Consumer capitalism is supposed to deliver this instant and total satisfaction. Instead it leaves us bloated but famished; freedom, interpreted as customer choice, has turned, O’Gorman doomily says, into “a species of coercion”. Beware any display of gem-hard, ice-white American teeth, especially if their owner is telling you to have a nice day. The message of all that dental work, as Barbara Ehrenreich sums it up, is “smile or die”, and its purpose is to prevent us from worrying about political and social messes we may have the power to amend.

Despite this bracing clarity, O’Gorman continues to toss in his insomniac bed, easy prey for the demon. “I’m going to get this wrong,” he says at the outset, which does not give the reader confidence in him. His book goes on to gnaw at itself, demonstrating that “it’s possible to worry about worrying”. “Worry is usually circular,” he laments. To prove the point, his argument revolves in trapped circles or implodes into tautology: at his most fidgety, he counts the number of times he has used the term in the first few pages, and comes up with the leaden total of 162.

Ultimately O’Gorman concludes that “word art” – is this academic jargon for the literature he teaches? – can offer the worrier no help. He therefore attunes his unsteady head to Bach’s nonverbal counterpoint, which replaces fretfulness with harmony.
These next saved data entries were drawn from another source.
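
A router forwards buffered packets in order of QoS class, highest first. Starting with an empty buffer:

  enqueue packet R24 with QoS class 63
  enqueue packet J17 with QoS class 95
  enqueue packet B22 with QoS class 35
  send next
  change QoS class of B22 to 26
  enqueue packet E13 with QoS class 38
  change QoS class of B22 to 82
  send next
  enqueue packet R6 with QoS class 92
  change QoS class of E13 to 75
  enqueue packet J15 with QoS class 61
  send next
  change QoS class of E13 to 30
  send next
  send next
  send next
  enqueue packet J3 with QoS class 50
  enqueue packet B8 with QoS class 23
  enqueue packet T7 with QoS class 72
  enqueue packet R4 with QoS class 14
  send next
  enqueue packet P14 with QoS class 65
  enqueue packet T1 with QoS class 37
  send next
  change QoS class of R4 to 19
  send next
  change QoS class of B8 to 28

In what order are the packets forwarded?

add R24 (QoS class 63) → {R24:63}
add J17 (QoS class 95) → {J17:95, R24:63}
add B22 (QoS class 35) → {J17:95, R24:63, B22:35}
send next → J17; now {R24:63, B22:35}
update B22 to QoS class 26 → {R24:63, B22:26}
add E13 (QoS class 38) → {R24:63, E13:38, B22:26}
update B22 to QoS class 82 → {B22:82, R24:63, E13:38}
send next → B22; now {R24:63, E13:38}
add R6 (QoS class 92) → {R6:92, R24:63, E13:38}
update E13 to QoS class 75 → {R6:92, E13:75, R24:63}
add J15 (QoS class 61) → {R6:92, E13:75, R24:63, J15:61}
send next → R6; now {E13:75, R24:63, J15:61}
update E13 to QoS class 30 → {R24:63, J15:61, E13:30}
send next → R24; now {J15:61, E13:30}
send next → J15; now {E13:30}
send next → E13; now {}
add J3 (QoS class 50) → {J3:50}
add B8 (QoS class 23) → {J3:50, B8:23}
add T7 (QoS class 72) → {T7:72, J3:50, B8:23}
add R4 (QoS class 14) → {T7:72, J3:50, B8:23, R4:14}
send next → T7; now {J3:50, B8:23, R4:14}
add P14 (QoS class 65) → {P14:65, J3:50, B8:23, R4:14}
add T1 (QoS class 37) → {P14:65, J3:50, T1:37, B8:23, R4:14}
send next → P14; now {J3:50, T1:37, B8:23, R4:14}
update R4 to QoS class 19 → {J3:50, T1:37, B8:23, R4:19}
send next → J3; now {T1:37, B8:23, R4:19}
update B8 to QoS class 28 → {T1:37, B8:28, R4:19}

J17, B22, R6, R24, J15, E13, T7, P14, J3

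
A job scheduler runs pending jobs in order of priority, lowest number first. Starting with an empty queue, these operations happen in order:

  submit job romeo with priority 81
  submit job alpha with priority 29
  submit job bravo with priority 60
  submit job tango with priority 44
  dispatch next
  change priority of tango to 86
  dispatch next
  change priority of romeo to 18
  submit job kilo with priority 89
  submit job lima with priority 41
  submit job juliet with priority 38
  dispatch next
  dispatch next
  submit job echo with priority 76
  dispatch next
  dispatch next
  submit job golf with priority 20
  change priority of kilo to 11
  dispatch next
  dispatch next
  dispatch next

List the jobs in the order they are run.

add romeo (priority 81) → {romeo:81}
add alpha (priority 29) → {alpha:29, romeo:81}
add bravo (priority 60) → {alpha:29, bravo:60, romeo:81}
add tango (priority 44) → {alpha:29, tango:44, bravo:60, romeo:81}
dispatch next → alpha; now {tango:44, bravo:60, romeo:81}
update tango to priority 86 → {bravo:60, romeo:81, tango:86}
dispatch next → bravo; now {romeo:81, tango:86}
update romeo to priority 18 → {romeo:18, tango:86}
add kilo (priority 89) → {romeo:18, tango:86, kilo:89}
add lima (priority 41) → {romeo:18, lima:41, tango:86, kilo:89}
add juliet (priority 38) → {romeo:18, juliet:38, lima:41, tango:86, kilo:89}
dispatch next → romeo; now {juliet:38, lima:41, tango:86, kilo:89}
dispatch next → juliet; now {lima:41, tango:86, kilo:89}
add echo (priority 76) → {lima:41, echo:76, tango:86, kilo:89}
dispatch next → lima; now {echo:76, tango:86, kilo:89}
dispatch next → echo; now {tango:86, kilo:89}
add golf (priority 20) → {golf:20, tango:86, kilo:89}
update kilo to priority 11 → {kilo:11, golf:20, tango:86}
dispatch next → kilo; now {golf:20, tango:86}
dispatch next → golf; now {tango:86}
dispatch next → tango; now {}

[alpha, bravo, romeo, juliet, lima, echo, kilo, golf, tango]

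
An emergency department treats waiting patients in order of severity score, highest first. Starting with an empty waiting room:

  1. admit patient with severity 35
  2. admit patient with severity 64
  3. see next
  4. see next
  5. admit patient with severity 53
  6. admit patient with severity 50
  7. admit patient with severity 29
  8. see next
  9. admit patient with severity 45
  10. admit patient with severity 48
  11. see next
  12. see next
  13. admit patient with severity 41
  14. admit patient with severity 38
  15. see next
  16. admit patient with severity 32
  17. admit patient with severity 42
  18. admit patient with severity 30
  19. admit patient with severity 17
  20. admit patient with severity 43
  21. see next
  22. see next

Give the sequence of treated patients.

64, 35, 53, 50, 48, 45, 43, 42

insert 35 → {35}
insert 64 → {64, 35}
see next → 64; now {35}
see next → 35; now {}
insert 53 → {53}
insert 50 → {53, 50}
insert 29 → {53, 50, 29}
see next → 53; now {50, 29}
insert 45 → {50, 45, 29}
insert 48 → {50, 48, 45, 29}
see next → 50; now {48, 45, 29}
see next → 48; now {45, 29}
insert 41 → {45, 41, 29}
insert 38 → {45, 41, 38, 29}
see next → 45; now {41, 38, 29}
insert 32 → {41, 38, 32, 29}
insert 42 → {42, 41, 38, 32, 29}
insert 30 → {42, 41, 38, 32, 30, 29}
insert 17 → {42, 41, 38, 32, 30, 29, 17}
insert 43 → {43, 42, 41, 38, 32, 30, 29, 17}
see next → 43; now {42, 41, 38, 32, 30, 29, 17}
see next → 42; now {41, 38, 32, 30, 29, 17}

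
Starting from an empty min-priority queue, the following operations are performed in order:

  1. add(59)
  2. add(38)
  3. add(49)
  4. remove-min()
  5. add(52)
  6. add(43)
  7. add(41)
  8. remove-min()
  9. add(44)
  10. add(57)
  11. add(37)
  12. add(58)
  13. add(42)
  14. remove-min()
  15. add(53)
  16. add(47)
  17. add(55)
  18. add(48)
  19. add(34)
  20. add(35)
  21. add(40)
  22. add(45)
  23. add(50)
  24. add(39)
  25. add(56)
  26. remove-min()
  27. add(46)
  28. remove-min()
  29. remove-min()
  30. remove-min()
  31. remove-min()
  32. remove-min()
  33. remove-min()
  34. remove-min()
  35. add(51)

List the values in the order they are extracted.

insert 59 → {59}
insert 38 → {38, 59}
insert 49 → {38, 49, 59}
remove-min → 38; now {49, 59}
insert 52 → {49, 52, 59}
insert 43 → {43, 49, 52, 59}
insert 41 → {41, 43, 49, 52, 59}
remove-min → 41; now {43, 49, 52, 59}
insert 44 → {43, 44, 49, 52, 59}
insert 57 → {43, 44, 49, 52, 57, 59}
insert 37 → {37, 43, 44, 49, 52, 57, 59}
insert 58 → {37, 43, 44, 49, 52, 57, 58, 59}
insert 42 → {37, 42, 43, 44, 49, 52, 57, 58, 59}
remove-min → 37; now {42, 43, 44, 49, 52, 57, 58, 59}
insert 53 → {42, 43, 44, 49, 52, 53, 57, 58, 59}
insert 47 → {42, 43, 44, 47, 49, 52, 53, 57, 58, 59}
insert 55 → {42, 43, 44, 47, 49, 52, 53, 55, 57, 58, 59}
insert 48 → {42, 43, 44, 47, 48, 49, 52, 53, 55, 57, 58, 59}
insert 34 → {34, 42, 43, 44, 47, 48, 49, 52, 53, 55, 57, 58, 59}
insert 35 → {34, 35, 42, 43, 44, 47, 48, 49, 52, 53, 55, 57, 58, 59}
insert 40 → {34, 35, 40, 42, 43, 44, 47, 48, 49, 52, 53, 55, 57, 58, 59}
insert 45 → {34, 35, 40, 42, 43, 44, 45, 47, 48, 49, 52, 53, 55, 57, 58, 59}
insert 50 → {34, 35, 40, 42, 43, 44, 45, 47, 48, 49, 50, 52, 53, 55, 57, 58, 59}
insert 39 → {34, 35, 39, 40, 42, 43, 44, 45, 47, 48, 49, 50, 52, 53, 55, 57, 58, 59}
insert 56 → {34, 35, 39, 40, 42, 43, 44, 45, 47, 48, 49, 50, 52, 53, 55, 56, 57, 58, 59}
remove-min → 34; now {35, 39, 40, 42, 43, 44, 45, 47, 48, 49, 50, 52, 53, 55, 56, 57, 58, 59}
insert 46 → {35, 39, 40, 42, 43, 44, 45, 46, 47, 48, 49, 50, 52, 53, 55, 56, 57, 58, 59}
remove-min → 35; now {39, 40, 42, 43, 44, 45, 46, 47, 48, 49, 50, 52, 53, 55, 56, 57, 58, 59}
remove-min → 39; now {40, 42, 43, 44, 45, 46, 47, 48, 49, 50, 52, 53, 55, 56, 57, 58, 59}
remove-min → 40; now {42, 43, 44, 45, 46, 47, 48, 49, 50, 52, 53, 55, 56, 57, 58, 59}
remove-min → 42; now {43, 44, 45, 46, 47, 48, 49, 50, 52, 53, 55, 56, 57, 58, 59}
remove-min → 43; now {44, 45, 46, 47, 48, 49, 50, 52, 53, 55, 56, 57, 58, 59}
remove-min → 44; now {45, 46, 47, 48, 49, 50, 52, 53, 55, 56, 57, 58, 59}
remove-min → 45; now {46, 47, 48, 49, 50, 52, 53, 55, 56, 57, 58, 59}
insert 51 → {46, 47, 48, 49, 50, 51, 52, 53, 55, 56, 57, 58, 59}

38 → 41 → 37 → 34 → 35 → 39 → 40 → 42 → 43 → 44 → 45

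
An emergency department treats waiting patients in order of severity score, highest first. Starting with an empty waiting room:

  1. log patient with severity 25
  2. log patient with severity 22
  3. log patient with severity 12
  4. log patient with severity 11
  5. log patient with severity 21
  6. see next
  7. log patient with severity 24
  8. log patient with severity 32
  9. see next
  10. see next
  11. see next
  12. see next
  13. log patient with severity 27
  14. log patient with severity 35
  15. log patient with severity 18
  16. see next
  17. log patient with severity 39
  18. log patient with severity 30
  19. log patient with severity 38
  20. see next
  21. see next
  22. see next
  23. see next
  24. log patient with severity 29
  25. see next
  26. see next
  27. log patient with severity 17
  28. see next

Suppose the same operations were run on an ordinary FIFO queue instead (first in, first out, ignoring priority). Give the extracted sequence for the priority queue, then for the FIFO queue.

insert 25 → {25}
insert 22 → {25, 22}
insert 12 → {25, 22, 12}
insert 11 → {25, 22, 12, 11}
insert 21 → {25, 22, 21, 12, 11}
see next → 25; now {22, 21, 12, 11}
insert 24 → {24, 22, 21, 12, 11}
insert 32 → {32, 24, 22, 21, 12, 11}
see next → 32; now {24, 22, 21, 12, 11}
see next → 24; now {22, 21, 12, 11}
see next → 22; now {21, 12, 11}
see next → 21; now {12, 11}
insert 27 → {27, 12, 11}
insert 35 → {35, 27, 12, 11}
insert 18 → {35, 27, 18, 12, 11}
see next → 35; now {27, 18, 12, 11}
insert 39 → {39, 27, 18, 12, 11}
insert 30 → {39, 30, 27, 18, 12, 11}
insert 38 → {39, 38, 30, 27, 18, 12, 11}
see next → 39; now {38, 30, 27, 18, 12, 11}
see next → 38; now {30, 27, 18, 12, 11}
see next → 30; now {27, 18, 12, 11}
see next → 27; now {18, 12, 11}
insert 29 → {29, 18, 12, 11}
see next → 29; now {18, 12, 11}
see next → 18; now {12, 11}
insert 17 → {17, 12, 11}
see next → 17; now {12, 11}

priority queue: 25 → 32 → 24 → 22 → 21 → 35 → 39 → 38 → 30 → 27 → 29 → 18 → 17; FIFO queue: 25 → 22 → 12 → 11 → 21 → 24 → 32 → 27 → 35 → 18 → 39 → 30 → 38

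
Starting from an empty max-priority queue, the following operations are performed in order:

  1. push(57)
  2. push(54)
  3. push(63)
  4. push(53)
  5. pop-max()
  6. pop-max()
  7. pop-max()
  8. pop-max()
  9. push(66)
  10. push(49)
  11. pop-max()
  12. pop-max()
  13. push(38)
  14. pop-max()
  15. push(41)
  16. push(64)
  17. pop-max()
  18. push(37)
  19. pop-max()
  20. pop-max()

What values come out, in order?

insert 57 → {57}
insert 54 → {57, 54}
insert 63 → {63, 57, 54}
insert 53 → {63, 57, 54, 53}
pop-max → 63; now {57, 54, 53}
pop-max → 57; now {54, 53}
pop-max → 54; now {53}
pop-max → 53; now {}
insert 66 → {66}
insert 49 → {66, 49}
pop-max → 66; now {49}
pop-max → 49; now {}
insert 38 → {38}
pop-max → 38; now {}
insert 41 → {41}
insert 64 → {64, 41}
pop-max → 64; now {41}
insert 37 → {41, 37}
pop-max → 41; now {37}
pop-max → 37; now {}

[63, 57, 54, 53, 66, 49, 38, 64, 41, 37]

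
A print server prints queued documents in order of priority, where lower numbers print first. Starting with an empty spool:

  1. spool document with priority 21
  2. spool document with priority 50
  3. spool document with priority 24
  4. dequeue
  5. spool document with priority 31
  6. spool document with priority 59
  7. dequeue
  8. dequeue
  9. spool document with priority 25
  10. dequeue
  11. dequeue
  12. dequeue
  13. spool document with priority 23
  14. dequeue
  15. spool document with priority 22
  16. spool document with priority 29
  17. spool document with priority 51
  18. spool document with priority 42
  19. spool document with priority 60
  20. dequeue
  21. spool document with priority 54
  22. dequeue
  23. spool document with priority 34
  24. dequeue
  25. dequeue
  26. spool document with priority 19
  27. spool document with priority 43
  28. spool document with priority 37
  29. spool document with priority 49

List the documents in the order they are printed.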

Yet music is no guarantee of tranquillity, unless you use it as a brain-emptying sedative. The demon can speak in notes as well as words: in the opening bars of Wagner’s Tristan und Isolde, music worries itself to a standstill and lapses into the sonic equivalent of a nervous breakdown – though of course it recovers, as most of us do. I’d advise O’Gorman to cheer up. True, life can be grim and gloomy; I can’t say for sure, but I suspect that non-existence might be worse.